Commentaire orange de francis ponge
Commentaire
Dans son Rappel à l’Ordre (1926), Jean Cocteau expose sa vision de la poésie. Pour lui, le poète doit refuser l’exotisme et peindre les objets sur lesquels « son cœur, son œil glissent chaque jour » afin de montrer « nues, sous une lumière qui secoue la torpeur » les choses « surprenantes qui nous environnent ».
On peut rattacher à cette thèse l’œuvre deBaudelaire qui bouleverse le genre poétique en exposant sous un autre angle les sujets ‘classiques’ du genre : la femme aimée devient « serpent », le plaisir « tue », la « Beauté » est toujours inaccessible et cache souvent une certaine cruauté (une Passante, la Beauté.) ; de Victor Hugo qui déclarait vouloir « mettre le bonnet rouge au vieux dictionnaire » et ‘réhabiliter’ les « mots roturiers. »; de Stéphane Mallarmé voulant « redonner un sens aux mots de la tribu. » Les surréalistes, quant à eux, exploraient l’inconscient en transcrivant directement leurs pensées, avec le minimum de travail de réécriture et en refusant toute influence extérieure.

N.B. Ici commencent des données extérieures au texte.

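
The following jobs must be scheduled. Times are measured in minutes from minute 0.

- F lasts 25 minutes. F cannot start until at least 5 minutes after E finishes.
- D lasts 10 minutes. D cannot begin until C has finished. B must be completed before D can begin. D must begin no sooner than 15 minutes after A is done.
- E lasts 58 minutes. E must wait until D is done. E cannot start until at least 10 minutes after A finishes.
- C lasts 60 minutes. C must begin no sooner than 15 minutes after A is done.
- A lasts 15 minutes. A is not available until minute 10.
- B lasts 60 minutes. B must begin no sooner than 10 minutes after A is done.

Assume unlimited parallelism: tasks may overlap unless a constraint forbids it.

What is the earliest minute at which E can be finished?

168

A waits on its own release at minute 10, so it starts at minute 10 and finishes at 10 + 15 = minute 25.
C cannot begin until A (finishes minute 25, plus 15-minute gap → minute 40). It runs from minute 40 to 40 + 60 = minute 100.
B waits on A (finishes minute 25, plus 10-minute gap → minute 35), so it starts at minute 35 and finishes at 35 + 60 = minute 95.
D has to wait for C (finishes minute 100); B (finishes minute 95); A (finishes minute 25, plus 15-minute gap → minute 40). The latest of these is minute 100, so D runs minute 100 to 100 + 10 = minute 110.
For E: D (finishes minute 110); A (finishes minute 25, plus 10-minute gap → minute 35). Taking the maximum gives a start of minute 110, and it finishes at 110 + 58 = minute 168.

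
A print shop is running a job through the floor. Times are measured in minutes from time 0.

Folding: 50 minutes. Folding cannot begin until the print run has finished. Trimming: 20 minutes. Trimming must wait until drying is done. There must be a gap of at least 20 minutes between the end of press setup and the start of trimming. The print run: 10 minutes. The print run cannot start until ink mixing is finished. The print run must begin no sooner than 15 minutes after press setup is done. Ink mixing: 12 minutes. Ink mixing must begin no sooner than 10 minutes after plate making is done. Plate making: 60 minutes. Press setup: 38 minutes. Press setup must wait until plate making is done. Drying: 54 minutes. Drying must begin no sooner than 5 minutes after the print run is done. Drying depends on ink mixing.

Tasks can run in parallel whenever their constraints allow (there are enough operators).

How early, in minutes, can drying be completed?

182

Plate making has no prerequisites, so it starts at minute 0 and finishes at minute 60.
Press setup waits on plate making (finishes minute 60), so it starts at minute 60 and finishes at 60 + 38 = minute 98.
Ink mixing cannot begin until plate making (finishes minute 60, plus 10-minute gap → minute 70). It runs from minute 70 to 70 + 12 = minute 82.
The print run needs all of ink mixing (finishes minute 82); press setup (finishes minute 98, plus 15-minute gap → minute 113). That puts its earliest start at minute 113; it finishes at 113 + 10 = minute 123.
Drying cannot start until the print run (finishes minute 123, plus 5-minute gap → minute 128); ink mixing (finishes minute 82). The controlling bound is minute 128, so drying finishes at 128 + 54 = minute 182.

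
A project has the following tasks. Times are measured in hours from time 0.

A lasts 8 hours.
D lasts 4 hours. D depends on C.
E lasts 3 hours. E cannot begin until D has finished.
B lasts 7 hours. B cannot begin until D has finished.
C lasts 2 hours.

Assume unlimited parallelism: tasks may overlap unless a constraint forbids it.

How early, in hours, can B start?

6

C has no prerequisites, so it starts at hour 0 and finishes at hour 2.
After C (finishes hour 2), D can start at hour 2 and finishes at hour 6.
B waits on D (finishes hour 6), so the earliest it can start is hour 6.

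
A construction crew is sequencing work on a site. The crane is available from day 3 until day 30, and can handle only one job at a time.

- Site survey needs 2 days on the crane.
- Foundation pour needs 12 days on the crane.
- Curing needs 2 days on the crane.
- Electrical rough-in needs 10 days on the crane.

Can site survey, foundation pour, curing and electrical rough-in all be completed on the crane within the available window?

Yes

The crane window is 30 − 3 = 27 days.
Running back to back, the jobs need 2 + 12 + 2 + 10 = 26 days on the crane.
Since 26 ≤ 27, they fit within the window.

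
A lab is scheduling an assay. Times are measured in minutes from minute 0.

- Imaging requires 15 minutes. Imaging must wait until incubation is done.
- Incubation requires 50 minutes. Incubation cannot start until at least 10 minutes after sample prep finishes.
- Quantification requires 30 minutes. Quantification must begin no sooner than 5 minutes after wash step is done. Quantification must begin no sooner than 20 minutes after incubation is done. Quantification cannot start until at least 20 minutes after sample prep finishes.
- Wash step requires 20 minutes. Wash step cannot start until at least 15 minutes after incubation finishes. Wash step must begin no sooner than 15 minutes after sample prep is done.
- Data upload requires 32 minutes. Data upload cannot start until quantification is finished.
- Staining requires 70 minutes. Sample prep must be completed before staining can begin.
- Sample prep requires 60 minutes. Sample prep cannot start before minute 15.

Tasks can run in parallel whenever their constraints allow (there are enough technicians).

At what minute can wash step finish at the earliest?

After its own release at minute 15, sample prep can start at minute 15 and finishes at minute 75.
After sample prep (finishes minute 75, plus 10-minute gap → minute 85), incubation can start at minute 85 and finishes at minute 135.
Wash step cannot start until incubation (finishes minute 135, plus 15-minute gap → minute 150); sample prep (finishes minute 75, plus 15-minute gap → minute 90). The controlling bound is minute 150, so wash step finishes at 150 + 20 = minute 170.

170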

Cependant le poète qui assigne à la poésie le même rôle que Cocteau est sans doute Francis Ponge. Son œuvre la plus connue, LeParti pris des Choses (1942) est un recueil de courts poèmes en prose décrivant, d’une façon radicalement différente de ce à quoi l’on peut s’attendre, des « choses », à première vue banales et indignes de faire l’objet d’un poème. Nous allons monter l’originalité de ce point de vue en nous appuyant pour cela sur un extrait, « l’Orange. »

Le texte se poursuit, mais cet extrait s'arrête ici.